The aim of this book is to examine the nature of thinking itself, which is the basis for design and architectural decision making. Plato asks what it means to know, and how we can ever communicate what we know to others. Introductions to Plato situate his thinking in his own era, and dissect his thoughts one from the other in the different dialogues. The dialogues are structured to be interpreted and translated in our own eras, so that they are always contemporary. This book carefully extracts the points relevant to architects and urbanists, weaving them together so that we can learn from them while maintaining continuity with the discussion from which they derive.
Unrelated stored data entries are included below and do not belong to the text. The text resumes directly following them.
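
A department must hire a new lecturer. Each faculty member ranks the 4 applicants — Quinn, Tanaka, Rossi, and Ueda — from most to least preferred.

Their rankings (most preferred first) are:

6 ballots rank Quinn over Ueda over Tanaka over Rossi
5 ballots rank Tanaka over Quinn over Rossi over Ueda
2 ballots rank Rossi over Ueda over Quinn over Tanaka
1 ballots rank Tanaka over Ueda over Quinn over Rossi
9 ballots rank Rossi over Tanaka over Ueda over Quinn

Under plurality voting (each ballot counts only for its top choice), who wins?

Rossi

First-place vote totals:
  Quinn: 6
  Tanaka: 6
  Rossi: 11
  Ueda: 0
Rossi has the most first-place votes.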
Excavation through layers of Western thinking identifies two distinctly divergent directions for architects and urbanists both of which trace their origins back to Plato. In the first, lie centrally planned ideal cities; Utopias, urban typologies in the structured language of the new order of the French Republic and the architecture of 20th century fascist regimes. The canonical texts of urban design by Jan Gehl, Kevin Lynch, Gordon Cullinan, among others that describe forms of communicative and community life or Christopher Alexander’s The Pattern Language combinations of urban elements to enhance our existence follow the second line of thought. Many of our current structures whether in government, urban design or education find their descriptions in the Platonic dialogues. This book helps decode terms and provides the points relevant to architects. The objectives are to deliver them in a manner that informs other thinking about architecture, and how we practice it.